Ahora, de aquí a muy pocas fechas, subiremos a visitar ritualmente el entrañable y exquisito Belén que estará expuesto en la Sede Museo de la Hermandad, con entrada por la Plaza de la Esperanza, número 1. Ya no habrá que preguntar este año por cómo está Pepe. Porque ha pasado del sufrimiento a la Gloria, finiquitando su humano calvario; hasta en eso, atroz, terrible, injustísimo, ha estado cerca del Señor a quien, por su fe y sus obras, sirvió. De su “Amarrao”. De su Yacente.

Entraremos en esa Casa Hermana con unción y congoja, para avanzar cuidadosos entre sus estrechuras, con todo diseñado al milímetro y detalles bellos por doquier.

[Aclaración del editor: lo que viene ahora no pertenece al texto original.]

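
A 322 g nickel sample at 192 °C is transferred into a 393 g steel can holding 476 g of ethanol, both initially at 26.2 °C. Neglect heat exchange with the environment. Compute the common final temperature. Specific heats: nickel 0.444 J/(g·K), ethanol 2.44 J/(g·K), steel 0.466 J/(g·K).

T_f ≈ 42.1 °C

Conservation of energy gives ΣQ = 0:
322·0.444·(T − 192) + 476·2.44·(T − 26.2) + 393·0.466·(T − 26.2) = 0
142.97(T − 192) + 1161.4(T − 26.2) + 183.14(T − 26.2) = 0
1487.5 T = 62678
T = 62678/1487.5 ≈ 42.14 °C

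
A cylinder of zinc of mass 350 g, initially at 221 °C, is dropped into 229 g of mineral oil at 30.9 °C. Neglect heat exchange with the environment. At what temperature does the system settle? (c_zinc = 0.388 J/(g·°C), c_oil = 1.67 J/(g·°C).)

Taking heat into each body as positive, Σ m c ΔT = 0:
350*0.388*(T − 221) + 229*1.67*(T − 30.9) = 0
135.8(T − 221) + 382.43(T − 30.9) = 0
(135.8 + 382.43) T = 135.8*221 + 382.43*30.9
T ≈ 80.71 °C

T_f ≈ 80.7 °C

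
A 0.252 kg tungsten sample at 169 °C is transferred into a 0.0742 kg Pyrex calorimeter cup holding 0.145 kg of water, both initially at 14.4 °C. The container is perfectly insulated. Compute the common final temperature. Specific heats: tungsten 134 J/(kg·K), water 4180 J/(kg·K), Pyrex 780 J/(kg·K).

Let T be the final temperature. ΣQ_i = 0:
0.252×134×(T − 169) + 0.145×4180×(T − 14.4) + 0.0742×780×(T − 14.4) = 0
33.77(T − 169) + 606.1(T − 14.4) + 57.88(T − 14.4) = 0
(33.77 + 606.1 + 57.88) T = 33.77×169 + 606.1×14.4 + 57.88×14.4
T = 15268/697.74 ≈ 21.88 °C

T_f ≈ 21.9 °C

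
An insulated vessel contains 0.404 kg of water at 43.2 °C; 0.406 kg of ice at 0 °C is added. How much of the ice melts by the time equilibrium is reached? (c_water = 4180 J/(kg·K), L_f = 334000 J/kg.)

m_melted ≈ 0.218 kg

Water can give up m c ΔT = 0.404×4180×43.2 = 72953 J before reaching 0 °C.
Fully melting the ice requires m_ice L_f = 0.406×334000 = 135604 J.
That's not enough to melt it all — equilibrium is at 0 °C with ice remaining.
Mass melted = 72953/334000 ≈ 0.2184 kg.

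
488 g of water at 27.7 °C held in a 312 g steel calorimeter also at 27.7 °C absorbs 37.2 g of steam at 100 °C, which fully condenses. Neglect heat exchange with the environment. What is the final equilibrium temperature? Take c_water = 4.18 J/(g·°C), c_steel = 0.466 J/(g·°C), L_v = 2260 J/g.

T_f ≈ 68.4 °C

Setting the total heat transfer to zero:
latent heat released on condensation: 37.2×2260 = 84072
  condensed water 100 °C→T: 155.5(T − 100)
  water warms: 488×4.18×(T − 27.7) = 2039.8(T − 27.7)
  cup: 145.39(T − 27.7)
2340.7 T = 84072 + 15550 + 60531 = 160153
T ≈ 68.42 °C — below 100 °C, confirming all the steam condensed.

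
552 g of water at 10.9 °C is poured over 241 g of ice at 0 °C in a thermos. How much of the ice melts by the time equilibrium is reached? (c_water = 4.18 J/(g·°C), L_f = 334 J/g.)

Heat available from the water dropping to 0 °C: 552·4.18·10.9 = 25150 J.
To melt every bit of ice: 241·334 = 80494 J.
Since 25150 < 80494 J, not all the ice melts; equilibrium is at 0 °C.
m_melted·334 = 25150  ⇒  m_melted ≈ 75.3 g.

m_melted ≈ 75.3 g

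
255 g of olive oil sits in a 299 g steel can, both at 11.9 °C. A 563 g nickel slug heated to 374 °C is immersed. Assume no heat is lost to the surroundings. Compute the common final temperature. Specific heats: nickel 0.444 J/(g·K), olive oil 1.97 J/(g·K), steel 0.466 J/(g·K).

T_f ≈ 113.4 °C

Energy conservation, ΣQ = 0:
563×0.444×(T − 374) + 255×1.97×(T − 11.9) + 299×0.466×(T − 11.9) = 0
249.97(T − 374) + 502.35(T − 11.9) + 139.33(T − 11.9) = 0
891.66 T = 101126
T = 101126/891.66 ≈ 113.41 °C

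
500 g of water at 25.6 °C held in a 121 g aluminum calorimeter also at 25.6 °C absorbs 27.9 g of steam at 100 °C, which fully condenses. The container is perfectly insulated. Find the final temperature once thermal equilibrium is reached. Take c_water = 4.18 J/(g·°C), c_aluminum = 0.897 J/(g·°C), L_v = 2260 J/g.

Setting the total heat transfer to zero:
latent heat released on condensation: 27.9·2260 = 63054
  condensate cools 100→T: 27.9·4.18·(T − 100) = 116.62(T − 100)
  original water: 2090(T − 25.6)
  cup: 108.54(T − 25.6)
2315.2 T = 63054 + 11662 + 56283 = 130999
T ≈ 56.58 °C (< 100 °C, so full condensation is consistent).

T_f ≈ 56.6 °C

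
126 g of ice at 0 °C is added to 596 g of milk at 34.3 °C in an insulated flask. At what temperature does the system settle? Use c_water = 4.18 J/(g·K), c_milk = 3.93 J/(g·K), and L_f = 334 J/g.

T_f ≈ 13.3 °C

Let T be the final temperature. ΣQ_i = 0:
fusion: m_ice L_f = 126·334 = 42084
  meltwater 0→T: 126·4.18·T = 526.68 T
  milk cools: 596·3.93·(T − 34.3) = 2342.3(T − 34.3)
2869 T = 80340 − 42084 = 38256
T ≈ 13.33 °C. Since T > 0 °C, the all-ice-melts assumption holds.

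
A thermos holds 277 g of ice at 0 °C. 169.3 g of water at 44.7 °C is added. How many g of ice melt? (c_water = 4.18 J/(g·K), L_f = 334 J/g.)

m_melted ≈ 94.7 g

Water can give up m c ΔT = 169.3·4.18·44.7 = 31633 J before reaching 0 °C.
To melt every bit of ice: 277·334 = 92518 J.
That's not enough to melt it all — equilibrium is at 0 °C with ice remaining.
m_melted·334 = 31633  ⇒  m_melted ≈ 94.71 g.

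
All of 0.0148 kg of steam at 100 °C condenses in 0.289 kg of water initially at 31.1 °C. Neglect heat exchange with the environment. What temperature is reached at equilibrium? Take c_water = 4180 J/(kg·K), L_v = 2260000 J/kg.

Let T be the final temperature. ΣQ_i = 0:
steam→water at 100 °C releases m L_v = 0.0148·2260000 = 33448; condensed water 100 °C→T: 61.86(T − 100); water warms: 0.289·4180·(T − 31.1) = 1208(T − 31.1)
1269.9 T = 33448 + 6186.4 + 37569 = 77204
T ≈ 60.80 °C, under the boiling point, so the assumption holds.

T_f ≈ 60.8 °C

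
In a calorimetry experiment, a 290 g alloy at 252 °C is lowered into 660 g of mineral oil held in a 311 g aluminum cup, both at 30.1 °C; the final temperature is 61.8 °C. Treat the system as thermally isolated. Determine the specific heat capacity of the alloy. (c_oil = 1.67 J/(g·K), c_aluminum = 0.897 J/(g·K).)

Net heat exchanged in the isolated system is zero:
290×c×(61.8 − 252) + 660×1.67×(61.8 − 30.1) + 311×0.897×(61.8 − 30.1) = 0
-55158 c = -43783
c = -43783/-55158 ≈ 0.7938 J/(g·K)

c ≈ 0.794 J/(g·K)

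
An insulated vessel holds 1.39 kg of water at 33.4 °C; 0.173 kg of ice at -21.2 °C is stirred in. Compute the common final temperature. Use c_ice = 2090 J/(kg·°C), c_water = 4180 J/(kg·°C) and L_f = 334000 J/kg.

Taking heat into each body as positive, Σ m c ΔT = 0:
ice -21.2→0 °C: 0.173·2090·21.2 = 7665.3
  latent heat to melt: 0.173·334000 = 57782
  warm the meltwater: 723.14 T
  water: 5810.2(T − 33.4)
6533.3 T = 194061 − 65447 = 128613
T ≈ 19.69 °C. Since T > 0 °C, the all-ice-melts assumption holds.

T_f ≈ 19.7 °C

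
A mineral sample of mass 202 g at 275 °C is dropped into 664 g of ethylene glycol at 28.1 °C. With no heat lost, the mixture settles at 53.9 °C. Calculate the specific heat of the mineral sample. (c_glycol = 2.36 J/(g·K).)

m_s c (T_s − T_f) = m_glycol c_glycol (T_f − T_0):
202·c·(275 − 53.9) = 664·2.36·(53.9 − 28.1)
44662 c = 40430  ⇒  c ≈ 0.9052 J/(g·K)

c ≈ 0.905 J/(g·K)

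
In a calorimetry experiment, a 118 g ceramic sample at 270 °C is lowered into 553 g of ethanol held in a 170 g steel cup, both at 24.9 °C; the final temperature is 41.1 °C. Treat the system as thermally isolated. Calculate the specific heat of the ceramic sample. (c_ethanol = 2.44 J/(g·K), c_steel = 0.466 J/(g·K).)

Net heat exchanged in the isolated system is zero:
118·c·(41.1 − 270) + 553·2.44·(41.1 − 24.9) + 170·0.466·(41.1 − 24.9) = 0
-27010 c = -23142
c = -23142/-27010 ≈ 0.8568 J/(g·K)

c ≈ 0.857 J/(g·K)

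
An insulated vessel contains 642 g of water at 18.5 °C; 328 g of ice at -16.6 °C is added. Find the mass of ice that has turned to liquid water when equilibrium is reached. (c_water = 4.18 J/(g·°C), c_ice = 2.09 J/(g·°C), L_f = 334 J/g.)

Water can give up m c ΔT = 642·4.18·18.5 = 49646 J before reaching 0 °C.
Of that, 328·2.09·16.6 = 11380 J goes to bring the ice to 0 °C, leaving 38266 J.
Melting all 328 g of ice would need 328·334 = 109552 J.
Since 38266 < 109552 J, not all the ice melts; equilibrium is at 0 °C.
Mass melted = 38266/334 ≈ 114.6 g.

m_melted ≈ 115 g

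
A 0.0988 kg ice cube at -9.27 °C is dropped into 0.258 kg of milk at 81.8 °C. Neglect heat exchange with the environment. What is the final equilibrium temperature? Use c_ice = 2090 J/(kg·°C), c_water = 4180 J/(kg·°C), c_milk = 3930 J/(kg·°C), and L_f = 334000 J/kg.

T_f ≈ 33.7 °C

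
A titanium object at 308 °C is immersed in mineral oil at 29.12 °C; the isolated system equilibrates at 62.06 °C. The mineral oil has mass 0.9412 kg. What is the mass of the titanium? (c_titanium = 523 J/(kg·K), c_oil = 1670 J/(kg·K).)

m ≈ 0.403 kg

Heat lost by the titanium = heat gained by the oil:
m×523×(308 − 62.06) = 0.9412×1670×(62.06 − 29.12)
128627 m = 51775  ⇒  m ≈ 0.4025 kg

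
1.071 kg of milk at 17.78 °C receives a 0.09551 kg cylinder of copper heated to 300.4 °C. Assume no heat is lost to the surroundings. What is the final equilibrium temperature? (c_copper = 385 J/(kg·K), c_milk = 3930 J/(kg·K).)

T_f = Σ m_i c_i T_i / Σ m_i c_i:
T_f = (36.77×300.4 + 4209×17.78) / (36.77 + 4209)
    = 85883 / 4245.8 ≈ 20.23 °C

T_f ≈ 20.2 °C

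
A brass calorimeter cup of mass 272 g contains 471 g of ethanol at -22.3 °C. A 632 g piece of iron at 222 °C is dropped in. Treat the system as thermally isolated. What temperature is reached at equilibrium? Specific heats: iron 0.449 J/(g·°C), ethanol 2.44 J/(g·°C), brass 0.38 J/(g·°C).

T_f ≈ 22.8 °C

Energy conservation, ΣQ = 0:
632×0.449×(T − 222) + 471×2.44×(T − (-22.3)) + 272×0.38×(T − (-22.3)) = 0
(283.77 + 1149.2 + 103.36) T = 283.77×222 + 1149.2×(-22.3) + 103.36×(-22.3)
T ≈ 22.82 °C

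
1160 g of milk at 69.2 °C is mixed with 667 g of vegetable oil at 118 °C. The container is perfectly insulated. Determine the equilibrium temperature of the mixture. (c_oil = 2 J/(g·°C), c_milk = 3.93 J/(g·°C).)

T_f ≈ 80.2 °C

Setting the total heat transfer to zero:
667*2*(T − 118) + 1160*3.93*(T − 69.2) = 0
1334(T − 118) + 4558.8(T − 69.2) = 0
(1334 + 4558.8) T = 1334*118 + 4558.8*69.2
T ≈ 80.25 °C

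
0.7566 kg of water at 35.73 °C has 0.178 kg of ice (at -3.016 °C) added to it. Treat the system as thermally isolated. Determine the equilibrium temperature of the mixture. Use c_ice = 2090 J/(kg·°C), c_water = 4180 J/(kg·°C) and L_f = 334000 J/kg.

Sum of m c ΔT and latent-heat terms is zero:
ice -3.016→0 °C: 0.178×2090×3.016 = 1122
  fusion: m_ice L_f = 0.178×334000 = 59452
  meltwater 0→T: 0.178×4180×T = 744.04 T
  water cools: 0.7566×4180×(T − 35.73) = 3162.6(T − 35.73)
3906.6 T = 112999 − 60574 = 52425
T ≈ 13.42 °C. Since T > 0 °C, the all-ice-melts assumption holds.

T_f ≈ 13.4 °C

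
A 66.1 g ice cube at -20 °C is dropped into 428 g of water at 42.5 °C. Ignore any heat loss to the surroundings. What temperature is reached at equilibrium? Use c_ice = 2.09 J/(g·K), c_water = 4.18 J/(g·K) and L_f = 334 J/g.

Energy balance with sensible and latent terms:
warm ice to 0 °C: 66.1·2.09·(0 − (-20)) = 2763; melt ice: 66.1·334 = 22077; meltwater 0→T: 66.1·4.18·T = 276.3 T; water: 1789(T − 42.5)
2065.3 T = 76034 − 24840 = 51194
T ≈ 24.79 °C (positive, so assuming full melt was valid).

T_f ≈ 24.8 °C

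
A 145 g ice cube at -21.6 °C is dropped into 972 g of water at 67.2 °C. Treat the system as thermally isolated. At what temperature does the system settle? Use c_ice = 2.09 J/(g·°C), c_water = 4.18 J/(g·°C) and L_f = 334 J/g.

T_f ≈ 46.7 °C

Taking heat into each body as positive, Σ m c ΔT = 0:
warm ice to 0 °C: 145·2.09·(0 − (-21.6)) = 6545.9
  latent heat to melt: 145·334 = 48430
  warm the meltwater: 606.1 T
  water: 4063(T − 67.2)
4669.1 T = 273031 − 54976 = 218055
T ≈ 46.70 °C. Since T > 0 °C, the all-ice-melts assumption holds.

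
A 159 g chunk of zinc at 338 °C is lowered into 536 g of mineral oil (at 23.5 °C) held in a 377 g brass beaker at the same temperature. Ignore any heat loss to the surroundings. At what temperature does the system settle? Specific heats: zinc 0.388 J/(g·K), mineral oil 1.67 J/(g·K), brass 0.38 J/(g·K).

T_f ≈ 41.1 °C

Net heat exchanged in the isolated system is zero:
159×0.388×(T − 338) + 536×1.67×(T − 23.5) + 377×0.38×(T − 23.5) = 0
61.69(T − 338) + 895.12(T − 23.5) + 143.26(T − 23.5) = 0
1100.1 T = 45254
T ≈ 41.14 °C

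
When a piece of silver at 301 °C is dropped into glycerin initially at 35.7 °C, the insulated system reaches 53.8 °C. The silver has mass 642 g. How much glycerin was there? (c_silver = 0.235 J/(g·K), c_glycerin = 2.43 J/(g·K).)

|Q_silver| = |Q_glycerin|:
642·0.235·(301 − 53.8) = m·2.43·(53.8 − 35.7)
43.98 m = 37295  ⇒  m ≈ 847.9 g

m ≈ 848 g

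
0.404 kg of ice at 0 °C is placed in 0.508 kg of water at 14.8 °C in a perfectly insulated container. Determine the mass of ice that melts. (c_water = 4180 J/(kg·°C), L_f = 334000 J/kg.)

m_melted ≈ 0.0941 kg

Cooling the water to 0 °C releases 0.508×4180×14.8 = 31427 J.
Fully melting the ice requires m_ice L_f = 0.404×334000 = 134936 J.
31427 J < 134936 J, so only part of the ice melts and the system sits at 0 °C.
m_melt = 31427 / L_f = 0.09409 kg.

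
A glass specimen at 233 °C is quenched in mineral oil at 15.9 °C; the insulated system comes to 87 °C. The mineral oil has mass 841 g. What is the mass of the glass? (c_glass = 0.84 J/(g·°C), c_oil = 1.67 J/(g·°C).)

m ≈ 814 g

Heat gained plus heat lost sum to zero:
m·0.84·(87 − 233) + 841·1.67·(87 − 15.9) = 0
-122.64 m = -99858
m = -99858/-122.64 ≈ 814.2 g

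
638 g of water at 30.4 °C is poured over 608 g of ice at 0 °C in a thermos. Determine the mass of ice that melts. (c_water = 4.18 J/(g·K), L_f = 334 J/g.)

m_melted ≈ 243 g

Cooling the water to 0 °C releases 638×4.18×30.4 = 81072 J.
Fully melting the ice requires m_ice L_f = 608×334 = 203072 J.
81072 J < 203072 J, so only part of the ice melts and the system sits at 0 °C.
m_melted×334 = 81072  ⇒  m_melted ≈ 242.7 g.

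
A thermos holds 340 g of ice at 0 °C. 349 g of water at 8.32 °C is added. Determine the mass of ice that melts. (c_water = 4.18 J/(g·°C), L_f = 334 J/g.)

Cooling the water to 0 °C releases 349·4.18·8.32 = 12137 J.
To melt every bit of ice: 340·334 = 113560 J.
Since 12137 < 113560 J, not all the ice melts; equilibrium is at 0 °C.
Mass melted = 12137/334 ≈ 36.34 g.

m_melted ≈ 36.3 g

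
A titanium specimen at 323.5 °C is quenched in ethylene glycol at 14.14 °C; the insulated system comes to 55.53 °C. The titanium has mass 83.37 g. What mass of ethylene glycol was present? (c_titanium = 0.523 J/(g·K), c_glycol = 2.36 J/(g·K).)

m ≈ 120 g

Heat lost by the titanium = heat gained by the glycol:
83.37×0.523×(323.5 − 55.53) = m×2.36×(55.53 − 14.14)
97.68 m = 11684  ⇒  m ≈ 119.6 g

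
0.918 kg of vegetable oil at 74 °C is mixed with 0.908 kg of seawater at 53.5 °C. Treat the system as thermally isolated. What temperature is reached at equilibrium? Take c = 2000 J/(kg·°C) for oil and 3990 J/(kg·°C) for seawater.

T_f ≈ 60.4 °C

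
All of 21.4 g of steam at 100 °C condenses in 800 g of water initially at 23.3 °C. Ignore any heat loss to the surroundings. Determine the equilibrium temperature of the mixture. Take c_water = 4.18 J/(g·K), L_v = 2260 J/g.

Sum of m c ΔT and latent-heat terms is zero:
condense steam: −21.4·2260 = −48364; condensed water 100 °C→T: 89.45(T − 100); original water: 3344(T − 23.3)
3433.5 T = 48364 + 8945.2 + 77915 = 135224
T ≈ 39.38 °C — below 100 °C, confirming all the steam condensed.

T_f ≈ 39.4 °C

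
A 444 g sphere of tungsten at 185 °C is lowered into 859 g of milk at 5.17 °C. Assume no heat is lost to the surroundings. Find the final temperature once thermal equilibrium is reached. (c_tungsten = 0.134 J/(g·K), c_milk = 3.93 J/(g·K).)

T_f ≈ 8.3 °C

Net heat exchanged in the isolated system is zero:
444·0.134·(T − 185) + 859·3.93·(T − 5.17) = 0
3435.4 T = 28460
T ≈ 8.28 °C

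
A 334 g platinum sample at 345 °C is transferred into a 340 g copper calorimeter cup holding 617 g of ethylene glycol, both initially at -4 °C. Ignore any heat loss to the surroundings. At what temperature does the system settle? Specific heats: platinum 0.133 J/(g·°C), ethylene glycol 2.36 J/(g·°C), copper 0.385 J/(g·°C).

T_f ≈ 5.5 °C

Let T be the final temperature. ΣQ_i = 0:
334·0.133·(T − 345) + 617·2.36·(T − (-4)) + 340·0.385·(T − (-4)) = 0
1631.4 T = 8977.5
T ≈ 5.50 °C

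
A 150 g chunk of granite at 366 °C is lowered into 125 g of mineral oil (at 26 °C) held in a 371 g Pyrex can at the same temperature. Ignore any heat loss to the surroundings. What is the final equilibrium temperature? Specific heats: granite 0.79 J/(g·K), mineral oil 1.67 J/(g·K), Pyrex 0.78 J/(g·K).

T_f ≈ 91.3 °C

Let T be the final temperature. ΣQ_i = 0:
150×0.79×(T − 366) + 125×1.67×(T − 26) + 371×0.78×(T − 26) = 0
118.5(T − 366) + 208.75(T − 26) + 289.38(T − 26) = 0
616.63 T = 56322
T = 56322 / 616.63 = 91.3 °C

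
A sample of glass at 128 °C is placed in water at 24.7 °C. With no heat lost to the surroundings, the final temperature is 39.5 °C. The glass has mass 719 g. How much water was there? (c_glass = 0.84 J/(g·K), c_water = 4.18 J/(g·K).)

m ≈ 864 g

|Q_glass| = |Q_water|:
719·0.84·(128 − 39.5) = m·4.18·(39.5 − 24.7)
61.86 m = 53450  ⇒  m ≈ 864 g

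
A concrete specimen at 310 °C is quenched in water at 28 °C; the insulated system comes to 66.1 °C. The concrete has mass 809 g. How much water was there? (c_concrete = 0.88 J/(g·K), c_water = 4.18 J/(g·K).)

Setting the total heat transfer to zero:
809·0.88·(66.1 − 310) + m·4.18·(66.1 − 28) = 0
159.26 m = 173637
m = 173637/159.26 ≈ 1090 g

m ≈ 1090 g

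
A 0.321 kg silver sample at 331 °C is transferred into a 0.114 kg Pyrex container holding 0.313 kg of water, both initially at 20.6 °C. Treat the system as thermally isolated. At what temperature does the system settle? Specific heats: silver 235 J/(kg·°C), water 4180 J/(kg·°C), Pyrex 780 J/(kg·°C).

Net heat exchanged in the isolated system is zero:
0.321×235×(T − 331) + 0.313×4180×(T − 20.6) + 0.114×780×(T − 20.6) = 0
1472.7 T = 53753
T = 53753 / 1472.7 = 36.5 °C

T_f ≈ 36.5 °C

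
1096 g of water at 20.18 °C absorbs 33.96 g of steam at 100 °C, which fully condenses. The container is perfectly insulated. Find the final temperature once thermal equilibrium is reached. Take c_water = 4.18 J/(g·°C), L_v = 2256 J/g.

T_f ≈ 38.8 °C

Heat gained plus heat lost sum to zero:
condense steam: −33.96×2256 = −76614
  condensate cools 100→T: 33.96×4.18×(T − 100) = 141.95(T − 100)
  water warms: 1096×4.18×(T − 20.18) = 4581.3(T − 20.18)
4723.2 T = 76614 + 14195 + 92450 = 183259
T ≈ 38.80 °C — below 100 °C, confirming all the steam condensed.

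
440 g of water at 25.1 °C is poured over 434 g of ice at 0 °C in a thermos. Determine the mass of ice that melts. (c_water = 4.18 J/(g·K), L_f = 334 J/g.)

m_melted ≈ 138 g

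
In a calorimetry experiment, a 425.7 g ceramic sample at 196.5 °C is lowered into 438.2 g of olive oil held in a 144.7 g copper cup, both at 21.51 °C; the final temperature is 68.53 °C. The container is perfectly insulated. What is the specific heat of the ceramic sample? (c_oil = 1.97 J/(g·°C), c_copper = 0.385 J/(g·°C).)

Taking heat into each body as positive, Σ m c ΔT = 0:
425.7·c·(68.53 − 196.5) + 438.2·1.97·(68.53 − 21.51) + 144.7·0.385·(68.53 − 21.51) = 0
-54477 c = -43210
c = -43210/-54477 ≈ 0.7932 J/(g·°C)

c ≈ 0.793 J/(g·°C)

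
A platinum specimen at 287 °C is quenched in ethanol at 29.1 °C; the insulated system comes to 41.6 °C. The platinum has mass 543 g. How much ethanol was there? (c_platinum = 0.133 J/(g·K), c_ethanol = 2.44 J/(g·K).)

m ≈ 581 g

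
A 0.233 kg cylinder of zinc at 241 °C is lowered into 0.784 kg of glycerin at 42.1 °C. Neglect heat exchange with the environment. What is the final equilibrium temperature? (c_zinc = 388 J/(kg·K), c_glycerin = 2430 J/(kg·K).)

T_f ≈ 51.1 °C

Taking heat into each body as positive, Σ m c ΔT = 0:
0.233*388*(T − 241) + 0.784*2430*(T − 42.1) = 0
90.4(T − 241) + 1905.1(T − 42.1) = 0
(90.4 + 1905.1) T = 90.4*241 + 1905.1*42.1
T = 101993 / 1995.5 = 51.1 °C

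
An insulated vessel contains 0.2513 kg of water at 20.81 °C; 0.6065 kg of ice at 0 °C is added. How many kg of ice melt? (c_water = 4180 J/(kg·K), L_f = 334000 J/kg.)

m_melted ≈ 0.0654 kg

Cooling the water to 0 °C releases 0.2513×4180×20.81 = 21860 J.
Fully melting the ice requires m_ice L_f = 0.6065×334000 = 202571 J.
That's not enough to melt it all — equilibrium is at 0 °C with ice remaining.
m_melted×334000 = 21860  ⇒  m_melted ≈ 0.06545 kg.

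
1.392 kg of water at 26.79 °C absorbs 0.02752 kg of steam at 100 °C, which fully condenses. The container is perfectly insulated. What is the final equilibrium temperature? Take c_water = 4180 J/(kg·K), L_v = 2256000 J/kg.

Energy conservation, ΣQ = 0:
condense steam: −0.02752·2256000 = −62085; condensed water 100 °C→T: 115.03(T − 100); original water: 5818.6(T − 26.79)
5933.6 T = 62085 + 11503 + 155879 = 229468
T ≈ 38.67 °C (< 100 °C, so full condensation is consistent).

T_f ≈ 38.7 °C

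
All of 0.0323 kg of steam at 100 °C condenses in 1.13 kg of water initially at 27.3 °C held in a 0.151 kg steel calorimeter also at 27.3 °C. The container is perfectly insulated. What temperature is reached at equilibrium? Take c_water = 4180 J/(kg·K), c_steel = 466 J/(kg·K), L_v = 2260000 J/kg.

T_f ≈ 44.1 °C

Conservation of energy gives ΣQ = 0:
condense steam: −0.0323×2260000 = −72998
  condensed water 100 °C→T: 135.01(T − 100)
  original water: 4723.4(T − 27.3)
  cup: 70.37(T − 27.3)
4928.8 T = 72998 + 13501 + 130870 = 217369
T ≈ 44.10 °C — below 100 °C, confirming all the steam condensed.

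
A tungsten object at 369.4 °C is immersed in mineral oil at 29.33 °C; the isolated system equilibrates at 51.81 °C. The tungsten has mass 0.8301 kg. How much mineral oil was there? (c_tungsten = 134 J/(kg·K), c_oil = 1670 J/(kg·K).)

Heat lost by the tungsten = heat gained by the oil:
0.8301·134·(369.4 − 51.81) = m·1670·(51.81 − 29.33)
37542 m = 35327  ⇒  m ≈ 0.941 kg

m ≈ 0.941 kg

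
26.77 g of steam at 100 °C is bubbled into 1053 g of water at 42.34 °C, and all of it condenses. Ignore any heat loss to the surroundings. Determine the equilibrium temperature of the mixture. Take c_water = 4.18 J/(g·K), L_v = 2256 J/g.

Net heat exchanged in the isolated system is zero:
latent heat released on condensation: 26.77·2256 = 60393
  condensate cools 100→T: 26.77·4.18·(T − 100) = 111.9(T − 100)
  original water: 4401.5(T − 42.34)
4513.4 T = 60393 + 11190 + 186361 = 257944
T ≈ 57.15 °C, under the boiling point, so the assumption holds.

T_f ≈ 57.2 °C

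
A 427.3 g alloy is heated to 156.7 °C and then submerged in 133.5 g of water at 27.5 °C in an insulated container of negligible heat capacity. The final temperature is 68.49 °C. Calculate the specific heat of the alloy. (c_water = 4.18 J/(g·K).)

m_s c (T_s − T_f) = m_water c_water (T_f − T_0):
427.3×c×(156.7 − 68.49) = 133.5×4.18×(68.49 − 27.5)
37692 c = 22874  ⇒  c ≈ 0.6069 J/(g·K)

c ≈ 0.607 J/(g·K)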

Bajaremos, de uno en uno, por las breves escalerillas hasta acceder a la coqueta sala del Belén. Y sí, ahí estaba siempre Pepe para recibirnos con su sonrisa veraz y sin dobleces de niño grandón hecho hombre derecho.

Pues yo os digo que también esta vez hallaremos allí a Pepe; intuido y no entrevisto; develada para nosotros su faz inmarcesible que es espejo del alma.

No sé si para entonces habrá cesado esa lluvia tan necesaria de este diciembre imparable. Lo seguro es que, despejado o nuboso, con Pepe López Moya el Cielo ya es más azul.